I read Natalie Goldberg’s chapter “Be an Animal” (from Writing Down the Bones). Her words surprise me. I’ve read it I don’t know how many times before, and yet it’s all new to me tonight, each image glistening and precise. She talks about how we are writers even when we are not writing. She tells us to be like the cat, all senses focused on our prey, ready to pounce. She urges us out into the world like this. It’s the way we are when we travel, I think, all the more so in a foreign country. But we can do it here, too, on our own block, across our own town. I discovered this on a Thursday when I left my car with my mechanic in Ukiah, half the day until it would be ready. I shouldered my day pack, walked across town. I came upon a small, deserted cafe, sat by the window, drank tea with half-and-half and honey. I explored the residential neighborhoods west of State Street.
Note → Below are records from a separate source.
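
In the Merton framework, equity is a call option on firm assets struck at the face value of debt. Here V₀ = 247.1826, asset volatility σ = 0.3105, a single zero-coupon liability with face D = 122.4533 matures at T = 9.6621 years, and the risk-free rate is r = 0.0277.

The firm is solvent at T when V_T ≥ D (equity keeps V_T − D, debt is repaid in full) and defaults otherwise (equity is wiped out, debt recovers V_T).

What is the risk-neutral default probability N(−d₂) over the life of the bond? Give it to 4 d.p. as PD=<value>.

d₁ = [ln(V₀/D) + (r + σ²/2)T] / (σ√T)
   = [ln(247.1826/122.4533) + (0.0277 + 0.5·0.3105²)·9.6621] / (0.3105·√9.6621)
   = [0.702398 + 0.733403] / 0.965156 = 1.487636
d₂ = d₁ − σ√T = 1.487636 − 0.965156 = 0.522481
risk-neutral PD = N(−d₂) = N(-0.522481) = 0.300668

PD=0.3007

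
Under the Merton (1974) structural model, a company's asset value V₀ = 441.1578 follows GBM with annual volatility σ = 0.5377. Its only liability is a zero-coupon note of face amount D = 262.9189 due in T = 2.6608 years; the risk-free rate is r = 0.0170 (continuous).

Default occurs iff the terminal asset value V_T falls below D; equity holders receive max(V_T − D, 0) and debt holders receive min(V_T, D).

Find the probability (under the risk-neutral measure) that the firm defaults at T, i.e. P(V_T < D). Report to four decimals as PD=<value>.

d₁ = [ln(V₀/D) + (r + σ²/2)T] / (σ√T)
   = [ln(441.1578/262.9189) + (0.0170 + 0.5·0.5377²)·2.6608] / (0.5377·√2.6608)
   = [0.517557 + 0.429881] / 0.877094 = 1.080201
d₂ = d₁ − σ√T = 1.080201 − 0.877094 = 0.203107
risk-neutral PD = N(−d₂) = N(-0.203107) = 0.419526

PD=0.4195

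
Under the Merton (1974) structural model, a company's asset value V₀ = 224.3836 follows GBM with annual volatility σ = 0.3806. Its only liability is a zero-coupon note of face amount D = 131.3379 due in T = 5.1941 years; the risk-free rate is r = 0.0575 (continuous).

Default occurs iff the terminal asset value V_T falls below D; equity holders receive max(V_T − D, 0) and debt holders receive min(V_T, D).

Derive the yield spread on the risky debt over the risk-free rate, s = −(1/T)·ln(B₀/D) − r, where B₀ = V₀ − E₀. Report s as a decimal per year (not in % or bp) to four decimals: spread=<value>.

d₁ = [ln(V₀/D) + (r + σ²/2)T] / (σ√T)
   = [ln(224.3836/131.3379) + (0.0575 + 0.5·0.3806²)·5.1941] / (0.3806·√5.1941)
   = [0.535584 + 0.674860] / 0.867409 = 1.395470
d₂ = d₁ − σ√T = 1.395470 − 0.867409 = 0.528061
N(d₁) = 0.918563,  N(d₂) = 0.701272,  e^(−rT) = 0.741811
E₀ = V₀·N(d₁) − D·e^(−rT)·N(d₂)
   = 224.3836·0.918563 − 131.3379·0.741811·0.701272 = 137.787045
B₀ = V₀ − E₀ = 224.3836 − 137.787045 = 86.596555
spread = −(1/T)·ln(B₀/D) − r = −(1/5.1941)·ln(86.596555/131.3379) − 0.0575 = 0.02268971

spread=0.0227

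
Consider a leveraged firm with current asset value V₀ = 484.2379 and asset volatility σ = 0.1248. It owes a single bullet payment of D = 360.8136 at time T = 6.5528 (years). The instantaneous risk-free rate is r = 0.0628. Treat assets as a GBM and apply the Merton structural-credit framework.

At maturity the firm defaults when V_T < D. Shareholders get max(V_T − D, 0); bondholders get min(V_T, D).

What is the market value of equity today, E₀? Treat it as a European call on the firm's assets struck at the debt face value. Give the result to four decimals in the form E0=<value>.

d₁ = [ln(V₀/D) + (r + σ²/2)T] / (σ√T)
   = [ln(484.2379/360.8136) + (0.0628 + 0.5·0.1248²)·6.5528] / (0.1248·√6.5528)
   = [0.294215 + 0.462546] / 0.319468 = 2.368812
d₂ = d₁ − σ√T = 2.368812 − 0.319468 = 2.049343
N(d₁) = 0.991077,  N(d₂) = 0.979786,  e^(−rT) = 0.662645
E₀ = V₀·N(d₁) − D·e^(−rT)·N(d₂)
   = 484.2379·0.991077 − 360.8136·0.662645·0.979786 = 245.658929

E0=245.6589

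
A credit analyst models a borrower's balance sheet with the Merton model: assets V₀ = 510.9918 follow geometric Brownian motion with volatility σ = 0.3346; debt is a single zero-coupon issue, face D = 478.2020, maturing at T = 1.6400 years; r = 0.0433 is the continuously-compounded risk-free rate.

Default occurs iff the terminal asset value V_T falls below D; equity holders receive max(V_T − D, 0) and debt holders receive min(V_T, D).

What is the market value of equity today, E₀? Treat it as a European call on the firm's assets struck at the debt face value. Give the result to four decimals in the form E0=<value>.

E0=117.9718

d₁ = [ln(V₀/D) + (r + σ²/2)T] / (σ√T)
   = [ln(510.9918/478.2020) + (0.0433 + 0.5·0.3346²)·1.6400] / (0.3346·√1.6400)
   = [0.066320 + 0.162817] / 0.428497 = 0.534746
d₂ = d₁ − σ√T = 0.534746 − 0.428497 = 0.106249
N(d₁) = 0.703587,  N(d₂) = 0.542308,  e^(−rT) = 0.931451
E₀ = V₀·N(d₁) − D·e^(−rT)·N(d₂)
   = 510.9918·0.703587 − 478.2020·0.931451·0.542308 = 117.971809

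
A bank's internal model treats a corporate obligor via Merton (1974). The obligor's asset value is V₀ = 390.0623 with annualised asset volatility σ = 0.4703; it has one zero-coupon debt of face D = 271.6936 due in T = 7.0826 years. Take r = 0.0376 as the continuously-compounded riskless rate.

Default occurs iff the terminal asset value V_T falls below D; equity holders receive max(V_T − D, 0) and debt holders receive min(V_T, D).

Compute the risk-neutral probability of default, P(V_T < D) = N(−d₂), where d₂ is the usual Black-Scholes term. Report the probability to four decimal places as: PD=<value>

d₁ = [ln(V₀/D) + (r + σ²/2)T] / (σ√T)
   = [ln(390.0623/271.6936) + (0.0376 + 0.5·0.4703²)·7.0826] / (0.4703·√7.0826)
   = [0.361632 + 1.049578] / 1.251617 = 1.127509
d₂ = d₁ − σ√T = 1.127509 − 1.251617 = -0.124107
risk-neutral PD = N(−d₂) = N(0.124107) = 0.549385

PD=0.5494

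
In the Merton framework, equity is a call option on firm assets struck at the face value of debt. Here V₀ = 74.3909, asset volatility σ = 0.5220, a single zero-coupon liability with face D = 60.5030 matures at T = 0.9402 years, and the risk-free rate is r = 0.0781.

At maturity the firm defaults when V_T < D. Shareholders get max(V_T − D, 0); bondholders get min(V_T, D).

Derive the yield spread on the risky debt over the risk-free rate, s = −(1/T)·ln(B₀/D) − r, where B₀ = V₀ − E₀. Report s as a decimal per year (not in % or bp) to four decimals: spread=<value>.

spread=0.1169

d₁ = [ln(V₀/D) + (r + σ²/2)T] / (σ√T)
   = [ln(74.3909/60.5030) + (0.0781 + 0.5·0.5220²)·0.9402] / (0.5220·√0.9402)
   = [0.206641 + 0.201524] / 0.506152 = 0.806409
d₂ = d₁ − σ√T = 0.806409 − 0.506152 = 0.300257
N(d₁) = 0.789996,  N(d₂) = 0.618009,  e^(−rT) = 0.929202
E₀ = V₀·N(d₁) − D·e^(−rT)·N(d₂)
   = 74.3909·0.789996 − 60.5030·0.929202·0.618009 = 24.024371
B₀ = V₀ − E₀ = 74.3909 − 24.024371 = 50.366529
spread = −(1/T)·ln(B₀/D) − r = −(1/0.9402)·ln(50.366529/60.5030) − 0.0781 = 0.11692882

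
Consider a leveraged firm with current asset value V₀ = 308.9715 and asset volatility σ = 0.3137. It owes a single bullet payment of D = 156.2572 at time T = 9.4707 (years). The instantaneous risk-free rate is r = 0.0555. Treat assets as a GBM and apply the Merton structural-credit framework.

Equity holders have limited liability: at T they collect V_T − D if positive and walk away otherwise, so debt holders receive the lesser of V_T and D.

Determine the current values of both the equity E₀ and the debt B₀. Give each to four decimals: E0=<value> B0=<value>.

E0=224.2060 B0=84.7655

d₁ = [ln(V₀/D) + (r + σ²/2)T] / (σ√T)
   = [ln(308.9715/156.2572) + (0.0555 + 0.5·0.3137²)·9.4707] / (0.3137·√9.4707)
   = [0.681746 + 0.991619] / 0.965396 = 1.733345
d₂ = d₁ − σ√T = 1.733345 − 0.965396 = 0.767949
N(d₁) = 0.958483,  N(d₂) = 0.778741,  e^(−rT) = 0.591186
E₀ = V₀·N(d₁) − D·e^(−rT)·N(d₂)
   = 308.9715·0.958483 − 156.2572·0.591186·0.778741 = 224.205989
B₀ = V₀ − E₀ = 308.9715 − 224.205989 = 84.765511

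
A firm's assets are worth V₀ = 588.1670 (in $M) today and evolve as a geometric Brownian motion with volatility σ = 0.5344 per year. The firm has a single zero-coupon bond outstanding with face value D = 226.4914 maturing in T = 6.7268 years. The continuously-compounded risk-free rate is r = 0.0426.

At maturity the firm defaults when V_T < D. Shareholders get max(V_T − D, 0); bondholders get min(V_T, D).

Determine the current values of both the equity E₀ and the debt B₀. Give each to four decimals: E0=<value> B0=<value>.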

I stopped for giant zinnias, hummingbirds, a red front door. I stood for a long time listening to a mockingbird singing in a tall tree on a corner. I let myself move from street to street, changing directions on impulse the way I do in a strange city even though I knew Ukiah, even though it wasn’t new to me. I let it feel new. Without trying, I met it with Zen’s “beginner’s mind.” I remember coming upon a row of small businesses. The flower shop had buckets of red dahlias and yellow sunflowers sitting out on the sidewalk in the early morning shade. It woke up in me my old dream of having my own place for flowers, soup, books, the day’s used newspapers and a messy pile of paperbacks on the window seat. I used to picture myself sweeping the sidewalk in the mornings, setting up shop for the day. I loved the quiet satisfaction of the dream. That morning in my wandering I went across the street to a little park, put my pack on a bench, did my qi gong facing southwest under a big redwood. Later, I walked to the county library, went online, checked in with my students, did some grading. Ordinary things, but because I was in a strange chair breathing different air, I stayed more awake. In the heat of the summer afternoon I walked from the library to pick up my old red Jetta, my beloved Lolita Roja. I could still feel it, the mountain lion pace in me, watching, smelling, tasting the air as I walked through the streets of Ukiah.